简体   繁体   English

如何在python中将每个原始数据分成3个矩阵?

[英]How to devide each raw of data into 3 matrixes in python?

I have data with 1034 columns, I want to divide each raw of it into 3 matrixes of 49*7.我有 1034 列的数据,我想将它的每个原始数据分成 3 个 49*7 的矩阵。 It remains 5 columns delete them.它仍然是 5 列删除它们。 How can I do this in python?我怎样才能在python中做到这一点?

First, I removed the last 5 columns from the data.首先,我从数据中删除了最后 5 列。

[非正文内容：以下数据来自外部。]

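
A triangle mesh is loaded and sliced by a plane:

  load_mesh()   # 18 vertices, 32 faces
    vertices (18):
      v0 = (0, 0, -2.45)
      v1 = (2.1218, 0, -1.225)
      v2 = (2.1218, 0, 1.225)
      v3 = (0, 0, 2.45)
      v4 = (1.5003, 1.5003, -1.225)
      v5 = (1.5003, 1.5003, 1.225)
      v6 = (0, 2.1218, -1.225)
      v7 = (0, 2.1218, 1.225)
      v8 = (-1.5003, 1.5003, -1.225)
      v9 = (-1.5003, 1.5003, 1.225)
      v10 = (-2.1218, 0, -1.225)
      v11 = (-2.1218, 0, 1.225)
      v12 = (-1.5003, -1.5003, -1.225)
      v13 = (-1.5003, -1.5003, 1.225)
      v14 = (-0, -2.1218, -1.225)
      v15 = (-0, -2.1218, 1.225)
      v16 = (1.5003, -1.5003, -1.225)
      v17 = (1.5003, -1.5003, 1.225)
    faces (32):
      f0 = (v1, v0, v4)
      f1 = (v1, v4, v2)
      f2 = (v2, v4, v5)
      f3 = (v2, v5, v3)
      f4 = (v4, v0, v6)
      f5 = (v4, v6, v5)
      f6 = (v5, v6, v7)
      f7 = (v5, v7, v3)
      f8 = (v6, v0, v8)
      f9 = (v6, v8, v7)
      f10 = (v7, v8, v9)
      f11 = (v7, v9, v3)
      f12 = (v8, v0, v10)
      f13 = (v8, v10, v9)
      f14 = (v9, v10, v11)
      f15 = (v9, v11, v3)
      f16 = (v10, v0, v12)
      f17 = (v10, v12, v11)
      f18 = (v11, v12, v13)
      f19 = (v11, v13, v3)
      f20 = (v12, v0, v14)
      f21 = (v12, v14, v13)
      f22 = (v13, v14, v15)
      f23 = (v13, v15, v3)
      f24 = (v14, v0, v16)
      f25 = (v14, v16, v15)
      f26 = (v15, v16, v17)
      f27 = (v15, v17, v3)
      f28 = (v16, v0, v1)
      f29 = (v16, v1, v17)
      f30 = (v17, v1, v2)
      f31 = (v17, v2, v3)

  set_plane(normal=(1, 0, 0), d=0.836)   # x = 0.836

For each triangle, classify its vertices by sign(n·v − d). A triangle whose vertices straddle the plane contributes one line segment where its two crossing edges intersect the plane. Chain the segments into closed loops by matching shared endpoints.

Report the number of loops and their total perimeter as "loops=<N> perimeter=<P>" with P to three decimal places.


Straddling triangles (12 of 32):
  (v1,v0,v4) [+-+] → (0.836, 0, -1.96734)–(0.836, 0.836, -1.7674)  len=0.8596
  (v2,v5,v3) [++-] → (0.836, 0.836, 1.7674)–(0.836, 0, 1.96734)  len=0.8596
  (v4,v0,v6) [+--] → (0.836, 0.836, -1.7674)–(0.836, 1.77549, -1.225)  len=1.0848
  (v4,v6,v5) [+-+] → (0.836, 1.77549, -1.225)–(0.836, 1.77549, 0.140194)  len=1.3652
  (v5,v6,v7) [+--] → (0.836, 1.77549, 0.140194)–(0.836, 1.77549, 1.225)  len=1.0848
  (v5,v7,v3) [+--] → (0.836, 1.77549, 1.225)–(0.836, 0.836, 1.7674)  len=1.0848
  (v14,v0,v16) [--+] → (0.836, -0.836, -1.7674)–(0.836, -1.77549, -1.225)  len=1.0848
  (v14,v16,v15) [-+-] → (0.836, -1.77549, -1.225)–(0.836, -1.77549, -0.140194)  len=1.0848
  (v15,v16,v17) [-++] → (0.836, -1.77549, -0.140194)–(0.836, -1.77549, 1.225)  len=1.3652
  (v15,v17,v3) [-+-] → (0.836, -1.77549, 1.225)–(0.836, -0.836, 1.7674)  len=1.0848
  (v16,v0,v1) [+-+] → (0.836, -0.836, -1.7674)–(0.836, 0, -1.96734)  len=0.8596
  (v17,v2,v3) [++-] → (0.836, 0, 1.96734)–(0.836, -0.836, 1.7674)  len=0.8596

Chained into 1 loop(s):
  loop 1: 12 segments, perimeter = 12.6776
Total perimeter = 12.678

loops=1 perimeter=12.678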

rawData = pd.read_csv('../input/smartgrid/data/data.csv')#import the data

         #remove the last 5 columns
            rawData.pop('2016/9/9')
            rawData.pop('2016/9/8')
            rawData.pop('2016/9/7')
            rawData.pop('2016/9/6')
            rawData.pop('2016/9/5')            

Then, It happens a preprocessing of the data.然后,它对数据进行预处理。 After that, it is fed to this function which is supposed to divide each row into three matrixes week1 , week2 and week3 .之后,它被馈送到这个函数,该函数应该将每一行分成三个矩阵week1week2week3

def CNN2D(X_train, X_test, y_train, y_test):
    print('2D - Convolutional Neural Network:')
 #Transforming every row of the train set into a 2D array
            n_array_X_train = X_train.to_numpy()
    #devided n_array_Xtrain into 3 matrixes in order to apply it in convolution layer like RGB color
           week1= [] # the first matrix
           week2= [] # the second matrix
           week3= [] # the third matrix

Here's a way to do what you're asking:这是一种执行您要求的方法:

import pandas as pd
import numpy as np
#rawData = pd.read_csv('../input/smartgrid/data/data.csv')#import the data
rawData = pd.DataFrame([[x * 5 + i for x in range(1034)] for i in range(2)], columns=range(1034))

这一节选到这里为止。